Subtitle: “Why I drink wine.”
1.Beer Tsunamis Can Appear From Nowhere
A flood of beer in 1814 killed 9 people.
In 1814 at Meux’s brewery in London, a gigantic vat of porter burst its hoops sending a huge wave of beer cascading into the streets. Eight people were drowned in the flood and two houses were destroyed. Surfing beer dog “Spuds” Mackenzie was held for questioning but never charged.
So many people went to see what a body killed by beer looked like, that the floor of the house where the bodies were on display gave way, and several more people were killed. Sort of a “second hand smoke” beer death.
2. Slacking at the Beer Factory Could Get You “Canned”
Ancient Babylonians took their beer so seriously that if someone made a bad batch, they would have been drowned in it. That is why whenever one of my web design employees did poorly, I had them imagine kissing Mark Zuckerberg until they ultimately took their own lives.
Australian Jewel Beetles hump beer bottles to death.
In the ultimate case of “beer goggles,” male Australian jewel beetles tend to think brown beer bottles resemble female jewel beetles. Same color, slightly dimpled surface near the bottom, and light reflects off of them like a female’s wings. The smitten males go to town trying to mate with the bottles and ultimately die in the hot Australian sun, sans progeny. Male jewel beetles are apparently fervent chubby chasers.
4. Hey Drinker! Uncle Sam Wants You… Dead.

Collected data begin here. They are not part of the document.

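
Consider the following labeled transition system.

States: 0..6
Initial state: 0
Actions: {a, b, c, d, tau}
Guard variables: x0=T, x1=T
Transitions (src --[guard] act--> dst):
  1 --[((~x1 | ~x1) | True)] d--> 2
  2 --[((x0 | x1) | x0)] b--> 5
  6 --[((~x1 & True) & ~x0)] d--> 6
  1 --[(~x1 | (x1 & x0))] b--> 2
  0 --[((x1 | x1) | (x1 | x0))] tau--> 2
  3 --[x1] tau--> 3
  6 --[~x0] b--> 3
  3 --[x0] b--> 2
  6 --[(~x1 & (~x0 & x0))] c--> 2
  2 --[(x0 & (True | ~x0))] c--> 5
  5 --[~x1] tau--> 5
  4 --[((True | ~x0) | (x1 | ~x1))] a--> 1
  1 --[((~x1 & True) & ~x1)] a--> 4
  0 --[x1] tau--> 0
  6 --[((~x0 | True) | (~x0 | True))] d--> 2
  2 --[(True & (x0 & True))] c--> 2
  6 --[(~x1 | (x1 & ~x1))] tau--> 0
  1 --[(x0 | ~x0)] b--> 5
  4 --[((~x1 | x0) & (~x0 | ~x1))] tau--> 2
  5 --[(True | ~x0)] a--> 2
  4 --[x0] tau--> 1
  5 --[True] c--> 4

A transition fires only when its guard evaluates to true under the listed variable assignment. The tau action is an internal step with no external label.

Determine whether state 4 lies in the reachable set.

Answer: REACHABLE

Working:
After dropping false guards: 15 live edges.
Layer 0: {0}
Layer 1: {2}  now seen {0,2}
Layer 2: {5}  now seen {0,2,5}
Layer 3: {4}  now seen {0,2,4,5}
Layer 4: {1}  now seen {0,1,2,4,5}
Reachable = {0,1,2,4,5}
trace reaching 4: tau·b·c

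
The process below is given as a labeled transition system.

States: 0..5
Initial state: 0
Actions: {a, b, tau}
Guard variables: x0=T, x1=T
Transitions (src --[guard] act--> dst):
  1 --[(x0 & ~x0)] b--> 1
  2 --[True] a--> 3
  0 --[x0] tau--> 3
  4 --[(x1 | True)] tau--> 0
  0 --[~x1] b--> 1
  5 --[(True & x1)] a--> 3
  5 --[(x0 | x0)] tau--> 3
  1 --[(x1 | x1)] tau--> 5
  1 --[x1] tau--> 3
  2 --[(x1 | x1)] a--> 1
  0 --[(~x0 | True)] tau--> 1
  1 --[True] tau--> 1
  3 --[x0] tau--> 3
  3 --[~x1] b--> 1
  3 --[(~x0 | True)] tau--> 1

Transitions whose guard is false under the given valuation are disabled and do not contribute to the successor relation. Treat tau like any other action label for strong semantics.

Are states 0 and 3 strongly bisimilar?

Bisimulation quotient by refinement:
  π0 = {{0,1,2,3,4,5}}
  π1 = {{0,1,3,4},{2},{5}}
  π2 = {{0,3,4},{1},{2},{5}}
  π3 = {{0,3},{1},{2},{4},{5}}
5 equivalence class(es) (converged in 4)
0∈{0,3}, 3∈{0,3}

Answer: BISIMILAR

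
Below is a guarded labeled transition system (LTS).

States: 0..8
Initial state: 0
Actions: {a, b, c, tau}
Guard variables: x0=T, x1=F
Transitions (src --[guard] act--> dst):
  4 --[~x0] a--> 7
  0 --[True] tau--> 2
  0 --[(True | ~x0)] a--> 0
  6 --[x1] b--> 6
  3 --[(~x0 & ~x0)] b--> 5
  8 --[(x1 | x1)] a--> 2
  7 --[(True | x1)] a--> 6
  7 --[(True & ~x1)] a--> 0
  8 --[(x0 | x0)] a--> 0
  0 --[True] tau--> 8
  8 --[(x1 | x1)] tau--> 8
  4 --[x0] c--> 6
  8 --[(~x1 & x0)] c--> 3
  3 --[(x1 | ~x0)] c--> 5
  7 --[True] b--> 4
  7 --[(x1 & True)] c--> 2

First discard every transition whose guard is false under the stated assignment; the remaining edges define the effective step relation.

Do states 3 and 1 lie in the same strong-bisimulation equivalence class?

Refine partition for ~:
  round 0: {{0,1,2,3,4,5,6,7,8}}
  round 1: {{0},{1,2,3,5,6},{4},{7},{8}}
5 equivalence class(es) (converged in 2)
[3]={1,2,3,5,6}  [1]={1,2,3,5,6}

Answer: BISIMILAR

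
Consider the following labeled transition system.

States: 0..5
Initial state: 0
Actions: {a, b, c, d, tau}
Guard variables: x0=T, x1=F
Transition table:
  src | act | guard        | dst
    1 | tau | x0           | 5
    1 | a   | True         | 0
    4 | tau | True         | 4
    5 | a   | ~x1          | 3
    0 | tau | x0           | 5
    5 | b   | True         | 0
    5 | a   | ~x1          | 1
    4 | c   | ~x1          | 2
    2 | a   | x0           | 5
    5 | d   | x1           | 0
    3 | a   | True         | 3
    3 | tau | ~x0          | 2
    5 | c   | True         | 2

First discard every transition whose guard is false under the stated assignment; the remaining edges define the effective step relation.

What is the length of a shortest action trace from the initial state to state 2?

Answer: 2

Working:
Breadth-first toward 2:
  L0 = {0}
  L1 = {5}
  L2 = {1,2,3}
first hit 2 at d=2 via tau·c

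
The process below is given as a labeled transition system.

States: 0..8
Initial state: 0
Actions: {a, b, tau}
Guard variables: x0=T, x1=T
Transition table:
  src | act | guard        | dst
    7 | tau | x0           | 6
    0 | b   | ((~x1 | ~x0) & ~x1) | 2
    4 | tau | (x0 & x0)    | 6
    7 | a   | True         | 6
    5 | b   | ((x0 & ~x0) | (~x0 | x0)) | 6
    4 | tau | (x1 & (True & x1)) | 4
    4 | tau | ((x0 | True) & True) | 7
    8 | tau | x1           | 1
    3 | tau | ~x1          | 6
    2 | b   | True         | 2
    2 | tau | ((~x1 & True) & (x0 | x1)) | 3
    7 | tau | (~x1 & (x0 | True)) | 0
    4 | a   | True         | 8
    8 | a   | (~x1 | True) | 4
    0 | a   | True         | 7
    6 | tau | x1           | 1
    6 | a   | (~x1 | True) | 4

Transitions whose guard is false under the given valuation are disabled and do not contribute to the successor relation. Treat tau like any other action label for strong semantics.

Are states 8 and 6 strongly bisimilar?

Answer: BISIMILAR

Working:
Bisimulation quotient by refinement:
  π0 = {{0,1,2,3,4,5,6,7,8}}
  π1 = {{0},{1,3},{2,5},{4,6,7,8}}
  π2 = {{0},{1,3},{2},{4,7},{5},{6,8}}
  π3 = {{0},{1,3},{2},{4},{5},{6,8},{7}}
Fixed point at round 4; 7 class(es).
[8]={6,8}  [6]={6,8}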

During Prohibition, the U.S. government poisoned alcohol to keep people from drinking it.
The 18th Amendment, which made the sale or possession of alcohol illegal, did little to actually stop people from drinking, even if they had to make booze by hand out of industrial alcohols (fuels, paint, medical supplies, etc). To try and combat this home brew practice, the Federal regulators ordered the manufacturers of industrial alcohols to add poison to their products. By the time Prohibition had ended, an estimated 10,000 people had died from being poisoned by their own government. I suspect I would not have survived prohibition, but then, I always thought that.
5. Beer Vats are Deadly Sirens
People have a habit of of being overcome by fumes when peering into their vats of fermented yummy juice.
In the early 1900 people were dropping like flies by drowning in large vats of beer. The carbon-dioxide fumes created by the fermentation overcame people peering into the vats to check on them. Of course, not every death was an accident. ANew Zealander named Edmond in a brewery at Dunedin in 1932 left a note reading: ‘You’ll find me in No. 3 vessel. Cheerio to all.’